Hemagen expects the registration of its common stock will be terminated 90 days after such filing, in accordance with SEC regulations. Upon termination of the registration of its common stock, the Company's securities will not be eligible for trading on any national exchange or the OTC Bulletin Board.  Shareholders can call Hemagen at 800-436-2436 with questions about trading in the Company’s securities.
 
"The Company's board of directors approved the filing of the Form 15 after careful consideration of the  advantages and disadvantages of continuing its SEC reporting obligations," said Hemagen President & Chief Executive Officer William P. Hales. "We believe that  this is a positive step for Hemagen.  Suspending the SEC reporting obligations will allow the Company to significantly lower operating costs and management time associated with SEC reporting and Sarbanes Oxley compliance, and will allow us to allocate those resources elsewhere.  In addition, it will also allow us to keep competitive business information confidential and allow us greater flexibility in exploring corporate transactions.  We will continue to focus on strengthening our high quality product offerings and building shareholder value.”

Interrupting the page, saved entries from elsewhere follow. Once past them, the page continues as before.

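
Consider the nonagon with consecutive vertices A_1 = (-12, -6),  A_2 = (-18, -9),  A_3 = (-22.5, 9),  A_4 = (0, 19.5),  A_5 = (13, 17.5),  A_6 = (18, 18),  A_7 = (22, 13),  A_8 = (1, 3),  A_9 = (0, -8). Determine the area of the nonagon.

Cross-terms: 0, -364.5, -438.75, -253.5, -81, -162, 53, -8, -96  ⇒  Σ = -1350.75
Area = |Σ|/2 = 675.375.

675.375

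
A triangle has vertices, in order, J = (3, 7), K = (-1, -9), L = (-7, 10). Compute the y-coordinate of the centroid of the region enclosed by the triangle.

Apply the shoelace (surveyor's) formula. First the cross-terms c_i = x_i·y_{i+1} − x_{i+1}·y_i:
  -20, -73, -79  ⇒  2A = -172, A = -86.
Then Σ (y_i + y_{i+1})·c_i = -1376, so ȳ = -1376 / (6·(-86)) = 8/3.

8/3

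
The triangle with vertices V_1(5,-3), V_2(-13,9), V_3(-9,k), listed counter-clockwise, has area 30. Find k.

3

The doubled signed area Σ (x_i y_{i+1} − x_{i+1} y_i) is linear in k.
With k=0 it equals 114; the coefficient of k is -18 (from the two edges through V_3).
So -18·k + 114 = 2·30 = 60 ⇒ k = 3.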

“Safe Harbor” Statement under the Private Securities Litigation Reform Act of 1995
 
Certain statements contained in this report that are not historical facts constitute forward-looking statements, within the meaning of the Private Securities Litigation Reform Act of 1995, and are intended to be covered by the safe harbors created by that Act. Forward looking statements may be identified by words such as “estimates”, “anticipates”, “projects”, “plans”, “expects”, “intends”, “believes”, “should” and similar expressions or the negative versions thereof and by the context in which they are used. Such statements, whether express or implied, are based on current expectations of the company and speak only as of the date made. Reliance should not be placed on forward-looking statements because they involve known and unknown risks, uncertainties and other factors which may cause actual results, performance or achievements to differ materially from those expressed or implied. Hemagen undertakes no obligation to update any forward-looking statements as a result of new information or to reflect events or circumstances after the date on which they are made or otherwise.
 

 
 

 

Statements concerning the establishments of reserves and adjustments for dated and obsolete products, expected financial performance, on-going business strategies and possible future action which Hemagen intends to pursue to achieve strategic objectives constitute forward-looking information. All forward looking statements, including those relating to the sufficiency of such charges, implementation of strategies and the achievement of financial performance are each subject to numerous conditions, uncertainties, risks and other factors. Factors which could cause actual performance to differ materially from these forward-looking statements, include, without limitation, management’s analysis of Hemagen’s assets, liabilities and operations, the failure to sell date–sensitive inventory prior to its expiration, competition, new product development by competitors which could render particular products obsolete, the inability to develop or acquire and successfully introduce new products or improvements of existing products, recessionary pressures on the economy and the markets in which our customers operate, costs and difficulties in complying with the laws and regulations administered by the United States Food and  Drug Administration, changes in the relative strength of the U.S. Dollar and Brazilian Reals, unfavorable political or economic developments in Brazilian operations, the ability to assimilate successfully product acquisitions and other factors disclosed in our reports on Forms 10-K, 10-Q and 8-K filed with the SEC.